Trimellitic anhydride

Identifiers
- CAS Number: 552-30-7;
- 3D model (JSmol): Interactive image;
- ChEBI: CHEBI:53050;
- ChEMBL: ChEMBL2137687;
- ChemSpider: 10618;
- ECHA InfoCard: 100.008.190
- EC Number: 209-008-0;
- KEGG: C0959;
- PubChem CID: 11089;
- RTECS number: DC2050000;
- UNII: 80T61EUU7H;
- CompTox Dashboard (EPA): DTXSID7026235 ;

Properties
- Chemical formula: C_{9}H_{4}O_{5}
- Molar mass: 192.126 g·mol^{−1}
- Appearance: colorless or white solid
- Density: 1.54 g/cm^{3}
- Melting point: 168 °C (334 °F; 441 K)
- Boiling point: 390 °C (734 °F; 663 K)
- Hazards: GHS labelling:
- Pictograms: GHS05: Corrosive GHS07: Exclamation mark GHS08: Health hazard
- Signal word: Danger
- Hazard statements: H317, H318, H334, H335
- Precautionary statements: P261, P271, P272, P280, P285, P302+P352, P304+P340, P304+P341, P305+P351+P338, P310, P312, P321, P333+P313, P342+P311, P363, P403+P233, P405, P501

= Trimellitic anhydride =

Trimellitic anhydride is an organic compound with the formula HO_{2}CC_{6}H_{3}(C_{2}O_{3}).

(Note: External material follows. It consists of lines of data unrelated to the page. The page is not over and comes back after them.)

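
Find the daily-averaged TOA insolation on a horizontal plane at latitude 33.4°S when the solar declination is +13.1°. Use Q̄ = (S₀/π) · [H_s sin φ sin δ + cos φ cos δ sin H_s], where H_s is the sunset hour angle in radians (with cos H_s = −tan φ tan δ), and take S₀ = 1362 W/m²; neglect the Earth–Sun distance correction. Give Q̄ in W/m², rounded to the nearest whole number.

−tan φ tan δ = −(-0.6594)(0.2327) = 0.1534; H_s = arccos(0.1534) = 81.18°. In radians, H_s = 1.4169.
H_s sin φ sin δ = 1.4169 × -0.5505 × 0.2267 = -0.1768.
cos φ cos δ sin H_s = 0.8348 × 0.9740 × 0.9882 = 0.8035.
Q̄ = (1362/π) × (-0.1768 + 0.8035) = 433.54 × 0.6267 = 271.70 W/m².

272 W/m²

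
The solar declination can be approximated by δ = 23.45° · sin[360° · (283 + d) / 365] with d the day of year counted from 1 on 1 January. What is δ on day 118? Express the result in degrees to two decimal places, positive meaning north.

+13.62°

360 × (283 + 118) / 365 = 395.507°; sin(395.507°) = 0.5808.
δ = 23.45 × 0.5808 = 13.620° ≈ +13.62°.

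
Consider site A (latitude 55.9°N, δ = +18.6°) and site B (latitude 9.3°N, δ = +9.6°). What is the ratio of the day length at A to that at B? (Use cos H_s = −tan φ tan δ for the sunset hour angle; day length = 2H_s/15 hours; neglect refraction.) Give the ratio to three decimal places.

1.308

A: H_s = arccos(−tan 55.9° · tan 18.6°) = 119.81°, so 2H_s/15 = 15.9747 h.
B: H_s = arccos(−tan 9.3° · tan 9.6°) = 91.59°, so 2H_s/15 = 12.2120 h.
Ratio A/B = 15.9747 / 12.2120 = 1.3081.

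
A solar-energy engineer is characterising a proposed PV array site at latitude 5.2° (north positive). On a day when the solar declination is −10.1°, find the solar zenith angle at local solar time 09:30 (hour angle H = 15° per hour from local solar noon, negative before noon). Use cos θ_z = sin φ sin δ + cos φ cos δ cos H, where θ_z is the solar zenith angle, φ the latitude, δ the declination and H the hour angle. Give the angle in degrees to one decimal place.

Hour angle H = 15° × (9.5 − 12) = -37.50°.
With φ = 5.2°, δ = -10.1°, H = -37.50°: sin φ sin δ = -0.0159, cos φ cos δ cos H = 0.7778, so cos θ_z = 0.7619.
θ_z = arccos(0.7619) = 40.37°.

40.4°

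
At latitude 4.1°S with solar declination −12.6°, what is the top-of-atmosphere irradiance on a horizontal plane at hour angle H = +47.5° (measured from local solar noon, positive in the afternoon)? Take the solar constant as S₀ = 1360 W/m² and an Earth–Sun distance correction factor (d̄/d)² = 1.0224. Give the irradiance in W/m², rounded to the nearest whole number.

cos θ_z = sin(-4.1°) sin(-12.6°) + cos(-4.1°) cos(-12.6°) cos(47.50°) = 0.0156 + 0.6576 = 0.6732.
Top-of-atmosphere irradiance = S₀ (d̄/d)² cos θ_z = 1360 × 1.0224 × 0.6732 = 936.06 W/m².

936 W/m²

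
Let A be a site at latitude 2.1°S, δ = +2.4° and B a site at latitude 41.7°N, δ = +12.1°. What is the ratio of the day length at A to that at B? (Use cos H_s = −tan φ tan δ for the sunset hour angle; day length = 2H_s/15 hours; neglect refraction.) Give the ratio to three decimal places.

A: H_s = arccos(−tan -2.1° · tan 2.4°) = 89.91°, so 2H_s/15 = 11.9880 h.
B: H_s = arccos(−tan 41.7° · tan 12.1°) = 101.01°, so 2H_s/15 = 13.4680 h.
Ratio A/B = 11.9880 / 13.4680 = 0.8901.

0.890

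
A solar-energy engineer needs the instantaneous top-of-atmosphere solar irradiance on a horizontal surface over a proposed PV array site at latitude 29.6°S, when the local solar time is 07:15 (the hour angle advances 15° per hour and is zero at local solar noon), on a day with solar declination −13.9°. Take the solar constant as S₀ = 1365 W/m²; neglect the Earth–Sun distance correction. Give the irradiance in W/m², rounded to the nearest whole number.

Hour angle H = 15° × (7.25 − 12) = -71.25°.
cos θ_z = sin(-29.6°) sin(-13.9°) + cos(-29.6°) cos(-13.9°) cos(-71.25°) = 0.1187 + 0.2713 = 0.3900.
Top-of-atmosphere irradiance = S₀ cos θ_z = 1365 × 0.3900 = 532.35 W/m².

532 W/m²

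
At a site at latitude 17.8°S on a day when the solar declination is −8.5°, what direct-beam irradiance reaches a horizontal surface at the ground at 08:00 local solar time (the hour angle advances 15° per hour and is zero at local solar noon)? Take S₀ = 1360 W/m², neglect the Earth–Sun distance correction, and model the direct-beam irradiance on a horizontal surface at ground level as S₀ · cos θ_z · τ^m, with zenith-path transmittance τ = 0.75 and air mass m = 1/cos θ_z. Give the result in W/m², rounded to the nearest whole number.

Hour angle H = 15° × (8 − 12) = -60.00°.
cos θ_z = sin(-17.8°) sin(-8.5°) + cos(-17.8°) cos(-8.5°) cos(-60.00°) = 0.0452 + 0.4708 = 0.5160.
Air mass m = 1/cos θ_z = 1/0.5160 = 1.938; τ^m = 0.75^1.938 = 0.5726.
Surface direct beam = 1360 × 0.5160 × 0.5726 = 401.83 W/m².

402 W/m²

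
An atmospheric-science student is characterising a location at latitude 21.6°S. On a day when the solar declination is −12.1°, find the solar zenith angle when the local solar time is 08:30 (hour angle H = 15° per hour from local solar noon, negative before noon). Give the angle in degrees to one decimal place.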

It is the cyclic anhydride of trimellitic acid. The compound is a colorless to white solid. It's primarily used in the production of various polymers, polyesters, agricultural chemicals and dyes. Several thousand tons of this compound are produced annually as a precursor to plasticizers for polyvinyl chloride. It is produced by air-oxidation of 1,2,4-trimethylbenzene.